Lavender Fields was stunning. Then Cave walked to the edge of the stage and pointed out someone in the first few rows.
“You’re that guy that sang Star Charmer,” he said, explaining the fan, called Oliver, had posted a cover of that Grinderman track online – and he loved it.
So much so Cave said they couldn’t perform Star Charmer in Aberdeen now because Oliver ‘sang it so beautifully we would only embarrass ourselves by playing it.
“My wife loves it and tells my that’s how I should sing”, he laughed.
Poignant, stripped back I Need You
During I Need You from Skeleton Key Cave sat at the piano bathed in a stark, white spotlight with the rest of the stage dark and silent.
Under that low lit glow he delivered a stripped down, stark performance, at the climax pleading “Just breathe, just breathe, just breathe” over and over until it became a primal howl. I cried.
They followed that with a cover of Cosmic Dancer by T-Rex.
Then an apocalyptic God Is In The House from No More Shall We Part – complete with a violin solo by Ellis which received a round of applause, and air kisses from Ellis back to the crowd.
The brutal maelstrom of Hand of God
Hand of God was a maelstrom – like Detroit techno pioneers Underground Resistance backing a gospel choir led by Robert Mitchum’s preacher from Night of the Hunter.
Yes – that good!
For all the intensity of emotion this was not depressing. It was uplifting and beautiful – and there was even some between song banter.
The powerful Balcony Man finished the set where Cave sang “And what doesn’t kill you just makes you crazier”.
They received a deserved standing ovation where everyone in the venue acknowledged the power of will become a legendary Aberdeen show.
Returning for an encore they performed a momentous and climactic Hollywood before Henry Lee from 1996 Murder Ballads that Cave called “an ancient song from the dark ages”.

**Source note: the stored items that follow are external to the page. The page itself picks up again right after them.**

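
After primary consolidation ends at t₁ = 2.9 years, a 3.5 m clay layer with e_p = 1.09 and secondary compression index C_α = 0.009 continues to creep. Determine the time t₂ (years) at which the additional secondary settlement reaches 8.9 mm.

t₂ ≈ 11.3 years

S_s = C_α·H/(1+e_p)·log₁₀(t₂/t₁) ⇒ log₁₀(t₂/t₁) = S_s·(1+e_p)/(C_α·H).
log₁₀(t₂/t₁) = 0.0089 × (1+1.09) / (0.009×3.5) = 0.5905
t₂ = t₁ × 10^0.5905 = 2.9 × 3.895 = 11.3 years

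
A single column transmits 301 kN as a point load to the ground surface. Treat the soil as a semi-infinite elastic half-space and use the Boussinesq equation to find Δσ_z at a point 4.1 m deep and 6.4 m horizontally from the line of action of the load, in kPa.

Δσ_z ≈ 0.39 kPa

Boussinesq vertical stress below a point load on an elastic half-space:
Δσ_z = 3P/(2πz²) · [1 + (r/z)²]^(−5/2)
r/z = 6.4/4.1 = 1.561; [1+(r/z)²]^(−5/2) = 0.045673.
Δσ_z = 3×301/(2π×4.1²) × 0.045673 = 8.5495 × 0.045673 = 0.3905 kPa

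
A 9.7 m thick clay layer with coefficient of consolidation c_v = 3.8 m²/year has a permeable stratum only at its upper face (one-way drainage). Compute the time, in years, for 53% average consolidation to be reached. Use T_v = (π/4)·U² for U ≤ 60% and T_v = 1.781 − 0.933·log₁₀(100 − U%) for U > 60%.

Drainage path length: H_d = H = 9.7 m (single drainage).
U ≤ 60%: T_v = (π/4)·U² = (π/4)×0.53² = 0.22062.
t = T_v·H_d²/c_v = 0.22062×9.7²/3.8 = 5.463 years.

t ≈ 5.46 years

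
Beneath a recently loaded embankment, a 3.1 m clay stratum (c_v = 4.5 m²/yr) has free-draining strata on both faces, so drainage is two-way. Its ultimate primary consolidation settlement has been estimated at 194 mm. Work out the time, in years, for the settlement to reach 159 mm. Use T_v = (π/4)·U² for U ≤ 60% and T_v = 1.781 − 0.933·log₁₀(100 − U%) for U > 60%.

t ≈ 0.325 years

Drainage path length: H_d = H/2 = 1.55 m (double drainage).
U = S(t)/S_ult = 159/194 = 0.8196.
U > 60%: T_v = 1.781 − 0.933·log₁₀(100 − 81.959) = 0.6089.
t = T_v·H_d²/c_v = 0.6089×1.55²/4.5 = 0.3251 years.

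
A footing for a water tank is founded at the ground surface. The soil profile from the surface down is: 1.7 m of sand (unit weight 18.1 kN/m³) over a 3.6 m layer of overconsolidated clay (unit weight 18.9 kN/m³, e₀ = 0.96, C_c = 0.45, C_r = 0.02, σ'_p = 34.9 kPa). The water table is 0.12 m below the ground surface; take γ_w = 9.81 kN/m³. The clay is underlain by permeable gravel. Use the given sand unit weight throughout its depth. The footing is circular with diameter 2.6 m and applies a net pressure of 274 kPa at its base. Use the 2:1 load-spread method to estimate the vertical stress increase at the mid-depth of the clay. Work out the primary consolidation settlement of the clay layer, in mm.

Mid-depth of clay below the ground surface: z = 1.7 + 3.6/2 = 3.5 m.
Total vertical stress at mid-clay: σ_v = 18.1×1.7 + 18.9×1.8 = 64.79 kPa.
Pore pressure: u = 9.81×(3.5 − 0.12) = 33.158 kPa.
Initial effective stress: σ'_0 = σ_v − u = 64.79 − 33.158 = 31.632 kPa.
Stress increase at mid-clay by the 2:1 spreading method:
Δσ ≈ qD²/(D+z)² = 274×2.6²/(2.6+3.5)² = 49.778 kPa
Final effective stress: σ'_f = 31.632 + 49.778 = 81.41 kPa.
σ'_f = 81.41 > σ'_p = 34.9 kPa, so the stress path crosses the preconsolidation pressure — recompression up to σ'_p, then virgin compression beyond:
S_c = H/(1+e₀)·[C_r·log₁₀(σ'_p/σ'_0) + C_c·log₁₀(σ'_f/σ'_p)]
    = 3.6/1.96 × [0.02×log₁₀(34.9/31.632) + 0.45×log₁₀(81.41/34.9)]
    = 1.8367 × [0.00085398 + 0.16553] = 0.3056 m

S_c ≈ 306 mm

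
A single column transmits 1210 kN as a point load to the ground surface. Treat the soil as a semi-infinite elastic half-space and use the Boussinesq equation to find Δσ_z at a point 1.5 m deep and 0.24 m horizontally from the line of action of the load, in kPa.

Boussinesq vertical stress below a point load on an elastic half-space:
Δσ_z = 3P/(2πz²) · [1 + (r/z)²]^(−5/2)
r/z = 0.24/1.5 = 0.16; [1+(r/z)²]^(−5/2) = 0.93876.
Δσ_z = 3×1210/(2π×1.5²) × 0.93876 = 256.77 × 0.93876 = 241 kPa

Δσ_z ≈ 241 kPa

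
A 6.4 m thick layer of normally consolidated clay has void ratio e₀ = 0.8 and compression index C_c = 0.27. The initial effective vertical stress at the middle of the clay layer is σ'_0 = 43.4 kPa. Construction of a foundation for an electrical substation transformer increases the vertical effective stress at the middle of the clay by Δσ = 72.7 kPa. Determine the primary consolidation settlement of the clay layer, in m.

S_c ≈ 0.41 m

Final effective stress: σ'_f = σ'_0 + Δσ = 43.4 + 72.7 = 116.1 kPa.
Normally consolidated clay, so the full stress increment lies on the virgin compression line:
S_c = C_c·H/(1+e₀)·log₁₀(σ'_f/σ'_0) = 0.27×6.4/(1+0.8)×log₁₀(116.1/43.4)
    = 0.96 × 0.42734 = 0.4102 m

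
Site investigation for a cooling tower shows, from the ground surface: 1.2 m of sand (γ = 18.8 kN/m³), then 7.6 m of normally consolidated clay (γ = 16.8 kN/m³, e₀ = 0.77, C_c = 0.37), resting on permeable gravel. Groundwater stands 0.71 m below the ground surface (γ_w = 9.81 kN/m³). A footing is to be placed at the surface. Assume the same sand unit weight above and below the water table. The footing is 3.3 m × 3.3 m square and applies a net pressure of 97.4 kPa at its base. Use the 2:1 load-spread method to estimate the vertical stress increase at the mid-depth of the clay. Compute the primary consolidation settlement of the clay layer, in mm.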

It’s a long way to find peace of mind
Much as I love Ghosteen and predecessor Skeleton Key (2016) such is the rawness and grief at the heart of those records there was emotional cowardice on my part that I didn’t revisit those albums enough.
I didn’t want to open myself up to Cave’s pain and run the possibility of digging up my own. In The Music Hall I had to experience it – and I wanted to.
It was cathartic. In Hollywood in the encore, Cave sang: “Everybody’s losing someone.
“It’s a long way to find peace of mind.
“And I’m just waiting now, for peace to come.”
Everyone can relate to that. Cave makes us tackle difficult emotions, emerge through them and find light.
It is remarkable for a show to bring the possibility of catharsis, if only brief, to audience members.
On I Need You Cave sang: “Nothing really matters.”
Nick Cave matters. Warren Ellis matters. Their bravery and honesty prove everything matters.
A momentous performance of pain, tragedy, salvation … and love.